Nobody expects Foles to equal his 29 TD, 2 INT stats of a year ago, but even if he can't, he can still be a better player.
2) WR Jordan Matthews
Jordan Matthews' work ethic has been well documented by now, which is fine and good, but Chad Hall had good work ethic too. The more important question is, "Can Matthews play?"
Yep, he can play.
Matthews isn't just a try hard guy. He has great size at 6'3, 215-ish, he ran a 4.46 at the Combine, and he was the all-time receptions leader at Vanderbilt. He also stood out in OTAs and minicamp, making catch after catch after catch. It may take some time for Matthews to be an impact player at this level, but at a minimum, he should be a significant 'day one' upgrade over Jason Avant.
3) CB Nolan Carroll
We covered Carroll at length a few days ago:
Nolan Carroll has looked really good so far. He has repeatedly broken up passes, and even picked off a few. In OTAs and minicamp, there is no contact allowed, which means there's no press coverage from the secondary. That makes it much easier for the receivers to make plays, and is a big reason why you hear about a standout receiver this time of year every offseason. It is much harder for a corner or safety to stand out in non-contact drills, but Carroll has.

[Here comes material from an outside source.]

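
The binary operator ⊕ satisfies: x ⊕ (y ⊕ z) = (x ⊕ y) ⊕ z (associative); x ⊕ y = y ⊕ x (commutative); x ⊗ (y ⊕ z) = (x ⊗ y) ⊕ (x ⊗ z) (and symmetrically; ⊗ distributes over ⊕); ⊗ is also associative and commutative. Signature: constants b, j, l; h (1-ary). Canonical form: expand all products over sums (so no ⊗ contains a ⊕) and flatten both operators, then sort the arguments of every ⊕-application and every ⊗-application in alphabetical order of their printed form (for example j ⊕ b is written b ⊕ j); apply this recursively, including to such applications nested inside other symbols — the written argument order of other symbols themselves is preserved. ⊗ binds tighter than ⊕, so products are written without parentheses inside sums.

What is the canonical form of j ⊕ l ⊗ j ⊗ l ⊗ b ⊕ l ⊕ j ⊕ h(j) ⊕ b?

Flatten:  j ⊕ b ⊗ j ⊗ l ⊗ l ⊕ l ⊕ j ⊕ h(j) ⊕ b
Sort arguments:  b ⊕ b ⊗ j ⊗ l ⊗ l ⊕ h(j) ⊕ j ⊕ j ⊕ l

Answer: b ⊕ b ⊗ j ⊗ l ⊗ l ⊕ h(j) ⊕ j ⊕ j ⊕ l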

What makes Carroll's play so impressive is that he prefers press coverage. "I've been (playing press) for so long, since I came into the league," said Carroll. "It's just what my coaches had me do, the whole time. There had only been certain situations where I have played off. Here, this is the most I've ever played off in an offseason ever.
"My biggest thing is being physical and pressing, and we haven't been able to do that at all in OTAs. Receivers are getting free releases, so we're kind of reacting off of what they do."

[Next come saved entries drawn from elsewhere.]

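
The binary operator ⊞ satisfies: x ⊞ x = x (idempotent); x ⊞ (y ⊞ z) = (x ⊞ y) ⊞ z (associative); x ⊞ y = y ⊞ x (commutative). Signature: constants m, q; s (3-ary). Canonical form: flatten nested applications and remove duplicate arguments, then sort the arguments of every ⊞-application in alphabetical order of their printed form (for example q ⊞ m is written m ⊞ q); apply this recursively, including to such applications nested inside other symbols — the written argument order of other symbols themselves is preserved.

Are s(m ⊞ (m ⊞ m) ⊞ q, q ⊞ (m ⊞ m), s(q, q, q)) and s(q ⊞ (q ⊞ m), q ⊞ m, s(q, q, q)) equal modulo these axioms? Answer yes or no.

Answer: yes — both canonical forms are s(m ⊞ q, m ⊞ q, s(q, q, q))

Derivation:
Left:  s(m ⊞ (m ⊞ m) ⊞ q, q ⊞ (m ⊞ m), s(q, q, q))
  Work inside:  m ⊞ (m ⊞ m) ⊞ q
  Merge nested applications:  m ⊞ m ⊞ m ⊞ q
  Idempotence:  drop duplicate m, m
  Order the arguments:  m ⊞ q
  Put back:  s(m ⊞ q, m ⊞ q, s(q, q, q))
Right:  s(q ⊞ (q ⊞ m), q ⊞ m, s(q, q, q))
  Work inside:  q ⊞ (q ⊞ m)
  Flatten:  q ⊞ q ⊞ m
  Deduplicate:  drop duplicate q
  Sort arguments:  m ⊞ q
  Put back:  s(m ⊞ q, m ⊞ q, s(q, q, q))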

Carroll is excelling play off coverage, which is outside his comfort zone. That is a very good sign. Yesterday, I asked defensive backs coach John Lovett whether or not Carroll had a legitimate chance to win a starting job. Lovett replied, "Yeah. He sure does. He sure does."

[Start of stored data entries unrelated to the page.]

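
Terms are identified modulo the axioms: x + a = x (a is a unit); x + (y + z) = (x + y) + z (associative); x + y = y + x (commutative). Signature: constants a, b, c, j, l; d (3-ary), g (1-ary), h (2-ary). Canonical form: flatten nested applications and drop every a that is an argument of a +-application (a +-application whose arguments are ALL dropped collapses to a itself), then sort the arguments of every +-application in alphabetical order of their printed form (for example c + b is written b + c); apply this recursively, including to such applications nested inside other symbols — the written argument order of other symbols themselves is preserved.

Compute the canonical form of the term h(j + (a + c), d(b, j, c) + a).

Answer: h(c + j, d(b, j, c))

Derivation:
Focus inside:  d(b, j, c) + a
Drop the unit:  drop a
Sort:  d(b, j, c)
Rebuild:  h(c + j, d(b, j, c))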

Lovett also noted, "I'm thrilled to death we have Nolan Carroll here. Having Nolan Carroll here has added competition, and it has made Cary (Williams) and Bradley (Fletcher) prepare harder, work harder, play better."
Not only has Carroll played well, but Cary Williams is set to count for over $8 million against the cap next season, while Bradley Fletcher will be a free agent at the conclusion of this season. If Carroll can win a starting job on the outside over either incumbent, the Eagles can feel more confident about losing Williams or Fletcher next offseason.
4) WR Arrelious Benn
It will be interesting to see how many wide receivers the Eagles keep when they trim down to 53 players. My best guess at the moment is six. Jeremy Maclin, Riley Cooper, Jordan Matthews, and Josh Huff are all locks. Beyond those four players, the top three contenders for the fifth and sixth spots are probably Brad Smith, Jeff Maehl and Arrelious Benn. A month ago, the Eagles released Benn, and later brought him back for less money. Last training camp, Benn tore his ACL, so there were obvious questions as to how well he would recover.
So far, so good. Benn has made several leaping/sliding catches, and looks like his recovery from that ACL tear went well. My sense is that Benn will have to significantly outplay Smith and Maehl to earn a job, as durability concerns remain, but he is off to a good start.
5) RB (or whatever you want to call him) Darren Sproles
Yesterday, Darren Sproles turned 31 years old. Personally, I have no frame of reference for what Sproles typically looks like in a minicamp setting, since he's new to the team. Non-contact drills seem tailor-made for him, as he can use his shiftiness to easily beat linebackers in the passing game. However, there's no way for me to tell whether his age has slowed him in comparison to other practices in shorts.
What I do see is a very quick, very elusive player with good hands who has the potential to do serious damage in Chip Kelly's spread offense, whether he has lost a step or not.